Barry tersenyum, meremas jemari Sesilia yang menunduk. "Jangan lagi cemburu pada Shalena," bisik Barry yang kemudian mengecup pucuk kepala Sesilia. Aku benar-benar bahagia melihat ini. Kehancuran yang kutinggalkan, mampu mereka perbaiki. Evan, Angela, Barry dan Sesilia. Setidaknya, ada hal positif yang kutinggalkan saat aku pergi selain dari penyesalan tentang Ibu.

"Maafkan aku, Shalena. Tidak seharusnya aku membencimu," gumam Sesilia, tak mau menatapku.

"Tidak apa, Sesilia. Aku tahu apa yang kau rasakan saat itu," balasku. "Aku juga minta maaf untuk pertemuan terakhir kita yang tak mengenakkan."

Kutatap punggung Barry dan Sesil yang saling berangkulan mesra setelah pamit padaku --seraya meminum jus di tanganku. Benar-benar lega saat semua terselesaikan dengan baik. Kuharap, kisahku juga akan berujung tenang dan bahagia.

"Kau di sini?"

"Keyshon," gumamku, tersenyum kikuk pada Keyshon yang datang menghampiriku.

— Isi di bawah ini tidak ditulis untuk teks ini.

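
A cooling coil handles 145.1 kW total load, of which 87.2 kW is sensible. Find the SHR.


SHR = Q_sensible / Q_total
SHR = 87.2 / 145.1
SHR = 0.601

0.601


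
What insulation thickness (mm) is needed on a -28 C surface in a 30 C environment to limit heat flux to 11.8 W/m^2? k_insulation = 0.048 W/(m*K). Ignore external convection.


dT = 30 - (-28) = 58 K
thickness = k * dT / q_max * 1000
thickness = 0.048 * 58 / 11.8 * 1000
thickness = 235.9 mm

235.9


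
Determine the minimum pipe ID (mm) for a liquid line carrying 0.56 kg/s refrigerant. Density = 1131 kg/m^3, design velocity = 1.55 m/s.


A = m_dot / (rho * v) = 0.56 / (1131 * 1.55) = 0.000319443256 m^2
d = sqrt(4*A/pi) * 1000
d = 20.2 mm

20.2


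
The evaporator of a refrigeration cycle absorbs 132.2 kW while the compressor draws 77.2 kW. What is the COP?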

Ya Tuhan, ini bukan pertama kalinya aku melihat Keyshon memakai tuxedo, tetapi tetap saja aku mengaguminya dalam stelan itu.

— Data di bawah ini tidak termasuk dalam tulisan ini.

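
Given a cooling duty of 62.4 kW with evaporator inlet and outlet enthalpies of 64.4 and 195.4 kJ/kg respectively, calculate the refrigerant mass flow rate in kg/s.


dh = 195.4 - 64.4 = 131.0 kJ/kg
m_dot = Q / dh = 62.4 / 131.0 = 0.4763 kg/s

0.4763


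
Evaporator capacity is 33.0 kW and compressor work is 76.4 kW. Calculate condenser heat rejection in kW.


Q_cond = Q_evap + W
Q_cond = 33.0 + 76.4
Q_cond = 109.4 kW

109.4


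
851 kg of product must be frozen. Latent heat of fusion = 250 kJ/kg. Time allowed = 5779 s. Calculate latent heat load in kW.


Q_lat = m * h_fg / t
Q_lat = 851 * 250 / 5779
Q_lat = 36.81 kW

36.81


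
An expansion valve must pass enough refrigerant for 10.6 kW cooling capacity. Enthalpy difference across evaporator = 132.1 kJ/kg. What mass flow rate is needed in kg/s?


m_dot = Q / dh
m_dot = 10.6 / 132.1
m_dot = 0.0802 kg/s

0.0802


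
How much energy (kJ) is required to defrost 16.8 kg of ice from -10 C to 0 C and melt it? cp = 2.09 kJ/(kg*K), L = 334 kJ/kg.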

"Aku mencarimu sejak tadi." Keyshon mengambil gelas kosong di tanganku, memberikannya pada pelayan kemudian mengambil gelas baru yang berisi anggur.

Sekarang kami berakhir di sisi Gea dan Farhan --yang terlihat begitu bahagia, untuk berfoto. Setelah foto bersama keluarga Gea, kini Gea memintaku untuk berfoto berempat, dengan Keyshon tentunya. Ini pasti akal bulus Gea.

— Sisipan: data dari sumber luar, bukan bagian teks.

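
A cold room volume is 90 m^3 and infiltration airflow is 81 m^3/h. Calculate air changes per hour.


ACH = flow / volume
ACH = 81 / 90
ACH = 0.9

0.9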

"Shalena, kau sangat cantik. Kak Keyshon sampai terus memperhatikanmu," bisik Gea menggoda di sisiku. Itu sangat menyebalkan.

"Diamlah. Jangan menggodaku, Ge!" desisku.

"Apa laki-laki yang kencan denganmu adalah Kak Keyshon, hum?"

Aku mendelik tajam ke arah sahabat yang entah harus diapakan mulutnya agar berhenti mengoceh hal-hal seperti itu di hari pernikahannya.

"Pak! Tolong foto mereka berdua juga!" ucap Gea tiba-tiba pada fotografer. See, Gea memang sahabat termenyebalkan yang ada di dunia.

"Tidak, Pak. Ini..."

"Ayo, turuti saja permintaan pengantin wanita untuk hari ini."

Astaga. Jantungku hampir saja loncat saat Keyshon menggandeng tanganku. Dan aku bisa melihat senyum kemenangan dan tatapan menggoda dari Gea.

"Baik. Mbak, tolong merapat sedikit, ya!" titah sang fotografer yang membuatku kikuk. Aku bergeser ke sisi Keyshon semakin dekat dan tersenyum kaku.

"Satu... dua... Ya! Selesai."

Akhirnya....

"Jadi, Kak, kenapa kau tidak melamar Shalena seperti di novel-novel wattpad? Biasanya mereka melamar di hari pernikahan sahabat atau adik mereka. Itu sangat gentle dan keren!"

Aku. Shock. Bukan. Main. Gea memang ajaib!

"Aku gentle dan keren dengan caraku."

Jawaban yang bagus. Setidaknya tidak akan ada lamaran di depan keramaian. Aku bisa bernapas lega. Aku belum siap, sungguh. Hubungan kami saja masih begini, tidak ada kemajuan.